Often, home projects start from a spark of inspiration.

At a dinner party, you notice perfect French doors. You snap a photo with The Home Depot’s mobile app and use that to quickly cull its online database of more than 1 million items to find the perfect match. At home, you use the app’s augmented reality function to picture the doors leading out to your patio. In the store, The Home Depot’s app uses GPS to guide you to the exact aisle and bay location of the doors and the hardware you’ll need to install them.

Augmented reality mobile app image

Augmented reality on The Home Depot’s mobile app helps shoppers envision a product in their space before purchase.

The Home Depot was built on tangible tools like hammers, nails and saws. But now, the 38-year-old company is building virtual tools that are helping millions of customers with their projects at home, on their smartphones and in stores. On Black Friday, a day when consumers usually invade stores on their feet, the Home Depot served 941,000 mobile web page views in a single hour, a new record for the company.

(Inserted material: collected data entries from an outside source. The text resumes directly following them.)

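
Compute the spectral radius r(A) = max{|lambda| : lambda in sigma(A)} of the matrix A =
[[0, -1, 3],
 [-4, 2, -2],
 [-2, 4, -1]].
r(A) ≈ 3.952

The eigenvalues of A are the roots of its characteristic polynomial. With M = A (coefficients from the trace, the sum of principal 2x2 minors, and det A):
  p(λ) = det(λ I - M) = λ^3 - λ^2 + 8λ + 36.
No integer candidate from the rational root theorem (±divisors of 36) is a root, so the roots are irrational. The cubic discriminant is Δ = -42016 < 0, so there is one real root and a complex-conjugate pair. p(-3) = -24 and p(-2) = 8 have opposite signs, so a root lies in (-3, -2); Newton's method refines it to λ ≈ -2.305. Dividing out (λ - (-2.305)) leaves approximately λ^2 - 3.305λ + 15.6181. For λ^2 - 3.305λ + 15.6181 the discriminant is -51.5493. It is negative, so the remaining roots are the complex-conjugate pair λ ≈ 1.6525 ± 3.5899i. Their product equals the constant term, so |λ|^2 ≈ 15.6181 and |λ| ≈ 3.952.
Thus the eigenvalues (to 4 decimals) are -2.305 (modulus 2.305); 1.6525 ± 3.5899i (modulus 3.952). The spectral radius is the largest modulus: r(A) ≈ 3.952. (Cross-check: r(A) ≤ ||A||_2 ≈ 6.6253; equality holds whenever A is normal, though it can also hold for some non-normal A.)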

As Matt Jones, general manager of mobile says: “It’s all about giving the consumer more control.” The Home Depot has engaged technologist from their hometown in Atlanta all the way to Silicon Valley and in between to focus on making the company’s technology experience as seamless as possible for customers. Shoppers have responded, as the company’s web properties approached 1.5 billion visits in 2015, with more than 50% of those coming from mobile and tablet devices.

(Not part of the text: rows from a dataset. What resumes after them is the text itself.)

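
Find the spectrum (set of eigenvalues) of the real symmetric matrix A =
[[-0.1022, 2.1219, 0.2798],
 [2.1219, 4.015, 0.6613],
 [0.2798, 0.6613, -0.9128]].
sigma(A) ≈ {-1, 5} (-1 with multiplicity 2)

A is real symmetric, so its spectrum consists of real eigenvalues. Expanding the characteristic polynomial of the displayed matrix gives
  det(λ I - A) = p(λ) = λ^3 + (-3)λ^2 + (-9)λ + (-5).
Solving p(λ) = 0 yields eigenvalues ≈ -1, -1, 5. (A is shown rounded to 4 decimals, so these recover the underlying integer eigenvalues to within that precision.)
Verification: the trace of A = 3 equals the sum of eigenvalues 3, and det(A) ≈ 5.0000 matches the eigenvalue product 5.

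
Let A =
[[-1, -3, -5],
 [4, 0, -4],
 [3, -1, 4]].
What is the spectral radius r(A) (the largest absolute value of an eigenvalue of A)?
r(A) ≈ 4.985

The eigenvalues of A are the roots of its characteristic polynomial. With M = A (coefficients from the trace, the sum of principal 2x2 minors, and det A):
  p(λ) = det(λ I - M) = λ^3 - 3λ^2 + 19λ - 108.
No integer candidate from the rational root theorem (±divisors of 108) is a root, so the roots are irrational. The cubic discriminant is Δ = -239971 < 0, so there is one real root and a complex-conjugate pair. p(4) = -16 and p(5) = 37 have opposite signs, so a root lies in (4, 5); Newton's method refines it to λ ≈ 4.3461. Dividing out (λ - (4.3461)) leaves approximately λ^2 + 1.3461λ + 24.8501. For λ^2 + 1.3461λ + 24.8501 the discriminant is -97.5884. It is negative, so the remaining roots are the complex-conjugate pair λ ≈ -0.673 ± 4.9393i. Their product equals the constant term, so |λ|^2 ≈ 24.8501 and |λ| ≈ 4.985.
Thus the eigenvalues (to 4 decimals) are 4.3461 (modulus 4.3461); -0.673 ± 4.9393i (modulus 4.985). The spectral radius is the largest modulus: r(A) ≈ 4.985. (Cross-check: r(A) ≤ ||A||_2 ≈ 7.712; equality holds whenever A is normal, though it can also hold for some non-normal A.)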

That growing technological infrastructure creates a holistic shopping experience that blends stores with code and pixels—something the company calls interconnected retail. That means customers can not only shop online or in store but that they can also get help and input from experts at every point along the way. The main mission of The Home Depot has always been to help customers solve problems, and an always-improving technology profile helps solve those problems faster, and more efficiently, while extending the aisle of product options available.

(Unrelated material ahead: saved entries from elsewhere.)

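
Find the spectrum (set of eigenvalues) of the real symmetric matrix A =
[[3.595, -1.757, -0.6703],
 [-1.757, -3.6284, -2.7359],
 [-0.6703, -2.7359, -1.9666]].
sigma(A) ≈ {-6, 0, 4}

A is real symmetric, so its spectrum consists of real eigenvalues. Expanding the characteristic polynomial of the displayed matrix gives
  det(λ I - A) = p(λ) = λ^3 + (2)λ^2 + (-24)λ + (0).
Solving p(λ) = 0 yields eigenvalues ≈ -6, 0, 4. (A is shown rounded to 4 decimals, so these recover the underlying integer eigenvalues to within that precision.)
Verification: the trace of A = -2 equals the sum of eigenvalues -2, and det(A) ≈ 0.0004 matches the eigenvalue product 0.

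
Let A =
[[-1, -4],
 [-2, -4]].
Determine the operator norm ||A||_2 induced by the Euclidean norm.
||A||_2 = sqrt((37 + sqrt(1305))/2) ≈ 6.0467 (= sqrt(largest eigenvalue of A^T A))

||A||_2 = sigma_max(A) = sqrt(lambda_max(A^T A)). Form the symmetric matrix M = A^T A =
[[5, 12],
 [12, 32]].
Its characteristic polynomial (trace, determinant of M give the coefficients) is
  p(λ) = det(λ I - M) = λ^2 - 37λ + 16.
For λ^2 - 37λ + 16 the discriminant is 1305. It is nonnegative but not a perfect square, so the roots are real and irrational: λ = (37 ± sqrt(1305))/2 ≈ 36.5624, 0.4376.
So the eigenvalues of A^T A are ≈ 0.4376, 36.5624 (all ≥ 0, as they must be for A^T A). The largest is λ_max = (37 + sqrt(1305))/2 ≈ 36.5624, hence ||A||_2 = sqrt(λ_max) = sqrt((37 + sqrt(1305))/2) ≈ 6.0467.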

For example—search. Not only can customers search by image, but also text and voice using detailed queries get exact product results. Now a search of “2 inch x 8 inch tile” renders exactly that, saving time from a more manual sorting process. Voice search now accounts for more than 300,000 searches per month.

Voice search on Home Depot mobile app

Voice search on The Home Depot’s mobile app helps shoppers find the exact product they need.

Chat portals give online consumers access to round-the-clock experts. More than 2,000 experts in three separate call centers are trained in particular areas of home improvement. If an online shopper wants to know more about counter-depth refrigerators in stainless steel for example, Home Depot’s website or mobile app can route them to a knowledgeable associate.

At the store, The Home Depot’s mobile app makes a subtle and automatic switch to in-store mode, which helps customers quickly find the right item and its exact aisle and bay among the 35,000 items in the typical Home Depot store. Because no two stores are laid out exactly the same, the mobile app has access to every store’s layout and can tell which store a customer is in. Customers and store associates can also see a store’s exact stock numbers for any item.

Home Depot location demo on mobile app

The Home Depot’s mobile app helps customers find exactly where a product is located within the store.

The Home Depot isn’t done innovating. New technological advances will continue to make it easier for customers to find products and get the project help they need as interconnected retail continues to evolve.